Ces chiffres – qui n’ont été jusqu’à présent contestés par personne – sont dramatiques : alors qu’entre 2000 et 2004, l’hétérodoxie était encore représentée à hauteur de 18% des nouveaux recrutements, sur la période la plus récente 2005-2011, ce pourcentage s’effondre pour tomber à 5%, à savoir 6 hétérodoxes sur 120 postes de professeurs ! Très clairement, de tels chiffres signifient la mort programmée du pluralisme en économie. Ce n’est certes pas une surprise pour l’AFEP. Nous étions un certain nombre, ces dernières années, à diagnostiquer ce « durcissement » du mainstream. L’AFEP est née en réaction à cette situation dès lors qu’il est apparu que certaines idées n’avaient plus leur place en 05. N’oublions pas cette origine. Il eut été grandement préférable de pouvoir rester au sein d’une même section mais une telle possibilité supposait qu’une place soit faite aux pensées minoritaires et déviantes.

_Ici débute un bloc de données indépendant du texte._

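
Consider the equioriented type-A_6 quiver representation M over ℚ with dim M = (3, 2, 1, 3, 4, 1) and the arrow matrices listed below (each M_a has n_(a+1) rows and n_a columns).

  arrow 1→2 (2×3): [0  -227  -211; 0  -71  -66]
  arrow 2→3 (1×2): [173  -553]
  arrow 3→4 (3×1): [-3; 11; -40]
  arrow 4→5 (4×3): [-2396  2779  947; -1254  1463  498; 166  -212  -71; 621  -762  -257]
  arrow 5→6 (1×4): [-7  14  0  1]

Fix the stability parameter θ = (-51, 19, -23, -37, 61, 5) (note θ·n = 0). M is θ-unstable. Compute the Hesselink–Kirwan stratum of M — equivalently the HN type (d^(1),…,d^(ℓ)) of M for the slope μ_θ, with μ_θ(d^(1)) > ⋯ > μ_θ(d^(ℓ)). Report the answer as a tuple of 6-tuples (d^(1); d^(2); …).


Via rank(M_{q-1}∘⋯∘M_p): M ≅ I[1,1], I[1,2], I[1,6], I[4,5]^2, I[5,5].
μ_θ-semistable layers: μ^(1)=61; μ^(2)=33; μ^(3)=19; μ^(4)=-41/3; μ^(5)=-37; μ^(6)=-51

((0, 0, 0, 0, 3, 0); (0, 0, 0, 0, 1, 1); (0, 1, 0, 0, 0, 0); (0, 1, 1, 1, 0, 0); (0, 0, 0, 2, 0, 0); (3, 0, 0, 0, 0, 0))


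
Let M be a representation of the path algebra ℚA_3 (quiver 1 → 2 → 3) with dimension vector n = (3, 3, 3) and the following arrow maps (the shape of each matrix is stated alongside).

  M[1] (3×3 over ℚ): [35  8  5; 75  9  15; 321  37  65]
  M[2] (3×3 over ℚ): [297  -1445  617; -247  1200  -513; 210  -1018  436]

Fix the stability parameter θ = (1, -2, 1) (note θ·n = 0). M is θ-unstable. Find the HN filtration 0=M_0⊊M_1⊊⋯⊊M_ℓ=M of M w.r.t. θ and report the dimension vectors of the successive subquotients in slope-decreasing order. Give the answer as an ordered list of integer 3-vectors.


Via rank(M_{q-1}∘⋯∘M_p): M ≅ I[1,1], I[1,3]^2, I[2,3].
μ_θ-semistable layers: μ^(1)=1; μ^(2)=-1/2; μ^(3)=-2

((1, 0, 3); (2, 2, 0); (0, 1, 0))


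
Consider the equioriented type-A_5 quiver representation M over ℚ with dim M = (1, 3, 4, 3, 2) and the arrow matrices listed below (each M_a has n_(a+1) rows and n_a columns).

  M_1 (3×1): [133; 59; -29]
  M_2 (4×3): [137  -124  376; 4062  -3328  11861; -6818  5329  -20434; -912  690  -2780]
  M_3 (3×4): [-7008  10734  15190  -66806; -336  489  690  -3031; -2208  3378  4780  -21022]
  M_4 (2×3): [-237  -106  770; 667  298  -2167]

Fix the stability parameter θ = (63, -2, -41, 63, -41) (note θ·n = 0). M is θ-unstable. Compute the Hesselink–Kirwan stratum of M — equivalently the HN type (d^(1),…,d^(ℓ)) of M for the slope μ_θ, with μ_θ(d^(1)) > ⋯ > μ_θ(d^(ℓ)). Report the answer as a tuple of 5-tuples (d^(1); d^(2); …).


Barcode: M ≅ I[1,5], I[2,3], I[2,5], I[3,3], I[4,4]. HN layers by μ_θ (5 steps, strictly decreasing):
  μ^(1)=63; μ^(2)=11; μ^(3)=20/3; μ^(4)=-43/2; μ^(5)=-41

((0, 0, 0, 1, 0); (0, 0, 0, 2, 2); (1, 1, 1, 0, 0); (0, 2, 2, 0, 0); (0, 0, 1, 0, 0))


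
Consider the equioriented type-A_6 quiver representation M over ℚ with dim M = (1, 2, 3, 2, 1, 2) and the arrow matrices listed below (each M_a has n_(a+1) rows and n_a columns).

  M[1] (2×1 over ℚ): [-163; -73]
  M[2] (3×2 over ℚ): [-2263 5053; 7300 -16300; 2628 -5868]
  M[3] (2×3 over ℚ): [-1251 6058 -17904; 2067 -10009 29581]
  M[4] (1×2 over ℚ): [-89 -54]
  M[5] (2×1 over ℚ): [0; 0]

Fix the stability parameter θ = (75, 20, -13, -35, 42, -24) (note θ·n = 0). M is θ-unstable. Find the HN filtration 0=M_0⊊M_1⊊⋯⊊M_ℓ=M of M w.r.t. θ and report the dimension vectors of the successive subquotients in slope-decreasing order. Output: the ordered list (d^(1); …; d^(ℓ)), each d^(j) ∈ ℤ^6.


Interval decomposition of M: I[1,2], I[2,5], I[3,3], I[3,4], I[6,6]^2.
HN type (ℓ=5): μ^(1)=95/2; μ^(2)=42; μ^(3)=-28/3; μ^(4)=-13; μ^(5)=-24

((1, 1, 0, 0, 0, 0); (0, 0, 0, 0, 1, 0); (0, 1, 1, 1, 0, 0); (0, 0, 1, 0, 0, 0); (0, 0, 1, 1, 0, 2))


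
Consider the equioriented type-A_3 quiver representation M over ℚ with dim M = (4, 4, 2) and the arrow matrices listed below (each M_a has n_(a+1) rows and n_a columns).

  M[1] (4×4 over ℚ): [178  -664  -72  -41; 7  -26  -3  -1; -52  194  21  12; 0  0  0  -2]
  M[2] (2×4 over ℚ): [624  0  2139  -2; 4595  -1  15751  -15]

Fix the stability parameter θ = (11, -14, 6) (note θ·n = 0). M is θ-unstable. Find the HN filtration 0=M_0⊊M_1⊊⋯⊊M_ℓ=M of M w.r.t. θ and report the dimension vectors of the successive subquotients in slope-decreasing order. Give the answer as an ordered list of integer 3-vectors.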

Les chiffres nous montrent ce qu’il en a été.
Pourtant, de nombreux collègues de bonne foi protestent. Ils font valoir que l’économie d’aujourd’hui est profondément pluraliste et pensent que l’AFEP leur fait un mauvais procès. Cette analyse n’est pas fausse au sens où l’économie expérimentale, par exemple, ou encore les approches comportementalistes tracent des voies nouvelles en marge de la théorie néoclassique la plus pure. Nous nous en félicitons. Cependant, il est non moins vrai que ce pluralisme ne prend pas en compte de grandes traditions intellectuelles qui se trouvent fortement dévaluées et sont rejetées : marxisme, post-keynésianisme, institutionnalisme, pour ne citer que les plus marquantes. Il n’en fut pas toujours
ainsi. J’ai relu récemment la thèse de François Morin, « La structure financière du capitalisme français » soutenue en 1974. François Morin fait assurément partie de nos meilleurs économistes et sa très brillante carrière atteste d’une grande diversité dans ses expertises. Sa thèse défriche un champ qui n’était guère étudié avant elle. Or, si l’on se penche sur ses sources bibliographiques, on trouve à côté d’économistes tels qu’Alfred Berle, Edmond Malinvaud ou François Perroux, nombre de chercheurs se revendiquant du marxisme, à savoir Paul Boccara, Suzanne de Brunhoff, Henri Claude, Jean-Pierre Delilez, Rudolf Hilferding et Nikos Poulantzas. Je ne suis pas sûr qu’une telle thèse trouverait aujourd’hui son jury. Il existe ainsi une ligne invisible qui distingue le « bon » pluralisme, celui qui est acceptable par le mainstream, du « mauvais » pluralisme qui ne l’est pas.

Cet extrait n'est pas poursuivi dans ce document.